DLS - Jon Kleinberg

Jon Kleinberg
Cornell University

Computational Perspectives on Social Phenomena in On-Line Networks
 

photo of Jon Kleinberg
​Abstract: With an increasing amount of social interaction taking place in the digital domain, and often in public online settings, we are accumulating enormous amounts of data about phenomena that were once essentially invisible to us: the collective behaviour and social interactions of hundreds of millions of people, recorded at unprecedented levels of scale and resolution. Analyzing this data computationally offers new insights into the design of online applications, as well as a new perspective on fundamental questions in the social sciences.

We discuss how this perspective can be applied to questions involving network structure and the dynamics of interaction among individuals, including analysis of data from the online domain as well as mathematical models that seek to abstract some of the underlying phenomena.

Biography: Jon Michael Kleinberg (born October 1971) is an American computer scientist, MacArthur Fellow, Nevanlinna Prize winner, and the Tisch University Professor of Computer Science at Cornell University. Jon Kleinberg was born in 1971 in Boston, Massachusetts. He received a BS in computer science from Cornell University in 1993 and a PhD, also in computer science, from the Massachusetts Institute of Technology (MIT) in 1996.

Since 1996 he has been a professor in the Department of Computer Science at Cornell, as well as a visiting scientist at IBM's Almaden Research Center.
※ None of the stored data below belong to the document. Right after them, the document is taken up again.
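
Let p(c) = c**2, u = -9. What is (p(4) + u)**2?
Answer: 49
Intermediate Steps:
(p(4) + u)**2 = (4**2 - 9)**2 = (16 - 9)**2 = 7**2 = 49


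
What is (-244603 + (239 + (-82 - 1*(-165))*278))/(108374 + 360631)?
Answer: -44258/93801 ≈ -0.47183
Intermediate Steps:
(-244603 + (239 + (-82 - 1*(-165))*278))/(108374 + 360631) = (-244603 + (239 + (-82 + 165)*278))/469005 = (-244603 + (239 + 83*278))*(1/469005) = (-244603 + (239 + 23074))*(1/469005) = (-244603 + 23313)*(1/469005) = -221290*1/469005 = -44258/93801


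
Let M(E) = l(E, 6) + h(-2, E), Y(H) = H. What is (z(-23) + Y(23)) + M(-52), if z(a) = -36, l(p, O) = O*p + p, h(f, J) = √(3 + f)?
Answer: -376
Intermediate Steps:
l(p, O) = p + O*p
M(E) = 1 + 7*E (M(E) = E*(1 + 6) + √(3 - 2) = E*7 + √1 = 7*E + 1 = 1 + 7*E)
(z(-23) + Y(23)) + M(-52) = (-36 + 23) + (1 + 7*(-52)) = -13 + (1 - 364) = -13 - 363 = -376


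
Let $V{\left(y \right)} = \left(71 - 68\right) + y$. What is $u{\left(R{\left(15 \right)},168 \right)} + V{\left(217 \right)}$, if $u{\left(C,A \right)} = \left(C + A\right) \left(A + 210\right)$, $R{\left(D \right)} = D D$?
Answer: $148774$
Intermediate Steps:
$R{\left(D \right)} = D^{2}$
$u{\left(C,A \right)} = \left(210 + A\right) \left(A + C\right)$ ($u{\left(C,A \right)} = \left(A + C\right) \left(210 + A\right) = \left(210 + A\right) \left(A + C\right)$)
$V{\left(y \right)} = 3 + y$
$u{\left(R{\left(15 \right)},168 \right)} + V{\left(217 \right)} = \left(168^{2} + 210 \cdot 168 + 210 \cdot 15^{2} + 168 \cdot 15^{2}\right) + \left(3 + 217\right) = \left(28224 + 35280 + 210 \cdot 225 + 168 \cdot 225\right) + 220 = \left(28224 + 35280 + 47250 + 37800\right) + 220 = 148554 + 220 = 148774$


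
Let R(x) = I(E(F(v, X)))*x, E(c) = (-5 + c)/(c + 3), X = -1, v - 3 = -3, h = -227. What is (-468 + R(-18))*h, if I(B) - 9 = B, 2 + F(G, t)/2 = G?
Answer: 179784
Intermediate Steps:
v = 0 (v = 3 - 3 = 0)
F(G, t) = -4 + 2*G
E(c) = (-5 + c)/(3 + c)
I(B) = 9 + B
R(x) = 18*x (R(x) = (9 + (-5 + (-4 + 2*0))/(3 + (-4 + 2*0)))*x = (9 + (-5 + (-4 + 0))/(3 + (-4 + 0)))*x = (9 + (-5 - 4)/(3 - 4))*x = (9 - 9/(-1))*x = (9 - 1*(-9))*x = (9 + 9)*x = 18*x)
(-468 + R(-18))*h = (-468 + 18*(-18))*(-227) = (-468 - 324)*(-227) = -792*(-227) = 179784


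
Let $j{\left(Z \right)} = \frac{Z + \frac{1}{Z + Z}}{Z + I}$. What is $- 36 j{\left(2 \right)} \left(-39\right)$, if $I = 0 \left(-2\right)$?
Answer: $\frac{3159}{2} \approx 1579.5$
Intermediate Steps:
$I = 0$
$j{\left(Z \right)} = \frac{Z + \frac{1}{2 Z}}{Z}$ ($j{\left(Z \right)} = \frac{Z + \frac{1}{Z + Z}}{Z + 0} = \frac{Z + \frac{1}{2 Z}}{Z}$)
$- 36 j{\left(2 \right)} \left(-39\right) = - 36 \left(1 + \frac{1}{2 \cdot 4}\right) \left(-39\right) = - 36 \left(1 + \frac{1}{2} \cdot \frac{1}{4}\right) \left(-39\right) = - 36 \left(1 + \frac{1}{8}\right) \left(-39\right) = \left(-36\right) \frac{9}{8} \left(-39\right) = \left(- \frac{81}{2}\right) \left(-39\right) = \frac{3159}{2}$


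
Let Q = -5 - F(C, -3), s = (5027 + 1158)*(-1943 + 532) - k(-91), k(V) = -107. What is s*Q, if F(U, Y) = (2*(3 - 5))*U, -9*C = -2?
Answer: 107632112/3 ≈ 3.5877e+7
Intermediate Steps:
C = 2/9 (C = -⅑*(-2) = 2/9 ≈ 0.22222)
s = -8726928 (s = (5027 + 1158)*(-1943 + 532) - 1*(-107) = 6185*(-1411) + 107 = -8727035 + 107 = -8726928)
F(U, Y) = -4*U (F(U, Y) = (2*(-2))*U = -4*U)
Q = -37/9 (Q = -5 - (-4)*2/9 = -5 - 1*(-8/9) = -5 + 8/9 = -37/9 ≈ -4.1111)
s*Q = -8726928*(-37/9) = 107632112/3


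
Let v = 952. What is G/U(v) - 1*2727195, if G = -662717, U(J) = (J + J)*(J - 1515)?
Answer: -2923421471923/1071952 ≈ -2.7272e+6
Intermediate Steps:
U(J) = 2*J*(-1515 + J) (U(J) = (2*J)*(-1515 + J) = 2*J*(-1515 + J))
G/U(v) - 1*2727195 = -662717*1/(1904*(-1515 + 952)) - 1*2727195 = -662717/(2*952*(-563)) - 2727195 = -662717/(-1071952) - 2727195 = -662717*(-1/1071952) - 2727195 = 662717/1071952 - 2727195 = -2923421471923/1071952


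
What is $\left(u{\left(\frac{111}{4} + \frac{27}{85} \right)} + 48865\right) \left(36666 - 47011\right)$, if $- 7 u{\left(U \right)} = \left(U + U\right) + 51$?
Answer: $- \frac{120273322453}{238} \approx -5.0535 \cdot 10^{8}$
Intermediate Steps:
$u{\left(U \right)} = - \frac{51}{7} - \frac{2 U}{7}$ ($u{\left(U \right)} = - \frac{\left(U + U\right) + 51}{7} = - \frac{2 U + 51}{7} = - \frac{51 + 2 U}{7} = - \frac{51}{7} - \frac{2 U}{7}$)
$\left(u{\left(\frac{111}{4} + \frac{27}{85} \right)} + 48865\right) \left(36666 - 47011\right) = \left(\left(- \frac{51}{7} - \frac{2 \left(\frac{111}{4} + \frac{27}{85}\right)}{7}\right) + 48865\right) \left(36666 - 47011\right) = \left(\left(- \frac{51}{7} - \frac{2 \left(111 \cdot \frac{1}{4} + 27 \cdot \frac{1}{85}\right)}{7}\right) + 48865\right) \left(-10345\right) = \left(\left(- \frac{51}{7} - \frac{2 \left(\frac{111}{4} + \frac{27}{85}\right)}{7}\right) + 48865\right) \left(-10345\right) = \left(\left(- \frac{51}{7} - \frac{9543}{1190}\right) + 48865\right) \left(-10345\right) = \left(- \frac{18213}{1190} + 48865\right) \left(-10345\right) = \frac{58131137}{1190} \left(-10345\right) = - \frac{120273322453}{238}$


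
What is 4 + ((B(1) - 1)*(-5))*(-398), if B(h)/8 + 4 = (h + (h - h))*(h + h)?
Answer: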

His work has been supported by an NSF Career Award, an ONR Young Investigator Award, a MacArthur Foundation Fellowship, a Packard Foundation Fellowship, a Sloan Foundation Fellowship, and grants from Google, Yahoo!, and the NSF. He is a member of the National Academy of Engineering and the American Academy of Arts and Sciences.

Kleinberg is best known for his work on networks and particularly for his HITS algorithm, developed while he was at IBM. HITS is an algorithm for web search that builds on the eigenvector-based methods used in algorithms and served as the full scale model for PageRank by recognizing that web pages or sites should not only be considered important (as in PageRank) if they are linked to by many others, but also if they link to many others. Search engines themselves are examples of sites that are important because they link to many others.
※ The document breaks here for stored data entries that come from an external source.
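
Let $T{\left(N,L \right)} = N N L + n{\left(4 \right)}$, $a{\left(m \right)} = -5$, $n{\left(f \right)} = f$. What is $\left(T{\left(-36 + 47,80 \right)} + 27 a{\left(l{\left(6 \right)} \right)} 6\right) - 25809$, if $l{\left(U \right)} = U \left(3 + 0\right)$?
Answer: $-16935$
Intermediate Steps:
$l{\left(U \right)} = 3 U$ ($l{\left(U \right)} = U 3 = 3 U$)
$T{\left(N,L \right)} = 4 + L N^{2}$ ($T{\left(N,L \right)} = N N L + 4 = N^{2} L + 4 = L N^{2} + 4 = 4 + L N^{2}$)
$\left(T{\left(-36 + 47,80 \right)} + 27 a{\left(l{\left(6 \right)} \right)} 6\right) - 25809 = \left(\left(4 + 80 \left(-36 + 47\right)^{2}\right) + 27 \left(-5\right) 6\right) - 25809 = \left(\left(4 + 80 \cdot 11^{2}\right) - 810\right) - 25809 = \left(\left(4 + 80 \cdot 121\right) - 810\right) - 25809 = \left(\left(4 + 9680\right) - 810\right) - 25809 = \left(9684 - 810\right) - 25809 = 8874 - 25809 = -16935$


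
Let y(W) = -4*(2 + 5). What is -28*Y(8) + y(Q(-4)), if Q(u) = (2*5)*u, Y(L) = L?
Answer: -252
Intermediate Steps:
Q(u) = 10*u
y(W) = -28 (y(W) = -4*7 = -28)
-28*Y(8) + y(Q(-4)) = -28*8 - 28 = -224 - 28 = -252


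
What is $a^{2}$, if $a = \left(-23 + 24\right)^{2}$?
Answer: $1$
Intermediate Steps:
$a = 1$ ($a = 1^{2} = 1$)
$a^{2} = 1^{2} = 1$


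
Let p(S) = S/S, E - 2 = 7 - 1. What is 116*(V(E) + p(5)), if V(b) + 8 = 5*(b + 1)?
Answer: 4408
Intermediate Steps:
E = 8 (E = 2 + (7 - 1) = 2 + 6 = 8)
V(b) = -3 + 5*b (V(b) = -8 + 5*(b + 1) = -8 + 5*(1 + b) = -8 + (5 + 5*b) = -3 + 5*b)
p(S) = 1
116*(V(E) + p(5)) = 116*((-3 + 5*8) + 1) = 116*((-3 + 40) + 1) = 116*(37 + 1) = 116*38 = 4408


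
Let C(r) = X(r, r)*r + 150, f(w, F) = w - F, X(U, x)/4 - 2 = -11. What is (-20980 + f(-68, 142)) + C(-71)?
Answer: -18484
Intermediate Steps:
X(U, x) = -36 (X(U, x) = 8 + 4*(-11) = 8 - 44 = -36)
C(r) = 150 - 36*r (C(r) = -36*r + 150 = 150 - 36*r)
(-20980 + f(-68, 142)) + C(-71) = (-20980 + (-68 - 1*142)) + (150 - 36*(-71)) = (-20980 + (-68 - 142)) + (150 + 2556) = (-20980 - 210) + 2706 = -21190 + 2706 = -18484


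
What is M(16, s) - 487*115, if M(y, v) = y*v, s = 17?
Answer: -55733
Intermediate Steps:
M(y, v) = v*y
M(16, s) - 487*115 = 17*16 - 487*115 = 272 - 56005 = -55733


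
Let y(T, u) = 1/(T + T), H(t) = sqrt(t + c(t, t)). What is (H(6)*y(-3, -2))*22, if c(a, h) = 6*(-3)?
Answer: -22*I*sqrt(3)/3 ≈ -12.702*I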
Kleinberg realized that this generalization implies two different classes of important web pages, which he called "hubs" and "authorities". The HITS algorithm is an algorithm for automatically identifying the leading hubs and authorities in a network of hyperlinked pages. Kleinberg is also known for his work on algorithmic aspects of the small world experiment. He was one of the first to realize that Stanley Milgram's famous "six degrees" letter-passing experiment implied not only that there are short paths between individuals in social networks but also that people seem to be good at finding those paths, an apparently simple observation that turns out to have profound implications for the structure of the networks in question.

Kleinberg has written numerous papers and articles as well as a textbook on computer algorithms, Algorithm Design, co-authored with Éva Tardos. Among other honours, he received a MacArthur Foundation Fellowship also known as the "genius grant" in 2005 and the Nevanlinna Prize in 2006, an award that is given out once every four years along with the Fields Medal as the premier distinction in Computational Mathematics. His new book is entitled Networks, Crowds, and Markets: Reasoning About a Highly Connected World and will be published by Cambridge University Press in 2010.